I'm referring to pg. 305 in FA 2015.

Good job. Correct it's C.

Nifedipine is a DHP CCB with minimal effects on the SA node and cardiac conduction. It acts predominately as a vasodilator and can cause a reflex increase in heart rate. It would be unlikely to cause synergistic slowing of the SA node firing rate when combined with a B-blocker. The rest all cause a Reflex Tachycardia.
The trick here is to focus on the Heart Rate. People tend to look at the word Dizzy and think Nitrates right away or confused when seeing Nifedipine and forget that this is given predominantly for Hypertension.
 
Hm, honestly I was leaning more to verapamil due to double whammy effect on sinus nodal activity (verapamil: cardiac > vascular). Nifedipine (DHP CCB) is similar in effect to nitrates, whereas verapamil (Non-DHP CCB) is similar in effect to beta-blockers. Double sinus nodal depression --> really low HR.

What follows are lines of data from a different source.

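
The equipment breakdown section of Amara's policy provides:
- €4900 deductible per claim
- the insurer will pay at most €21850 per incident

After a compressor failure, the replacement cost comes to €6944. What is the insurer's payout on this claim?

After the deductible, €6944 − €4900 = €2044 remains.
That's under the €21850 cap, so the insurer reimburses the full €2044.

€2044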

I'm referring to pg. 305 in FA 2015.

Yeah I changed my answer quickly after posting that original, was hoping the edit was fast enough lol
 
Could anyone list like the main electrolyte abnormalities and their associations with EKG changes? The only ones that I can think of are hyperkalemia with high T wave and hypercalcemia with short QT (well at least that is what I think both of those are associated with). Any help would be really appreciated!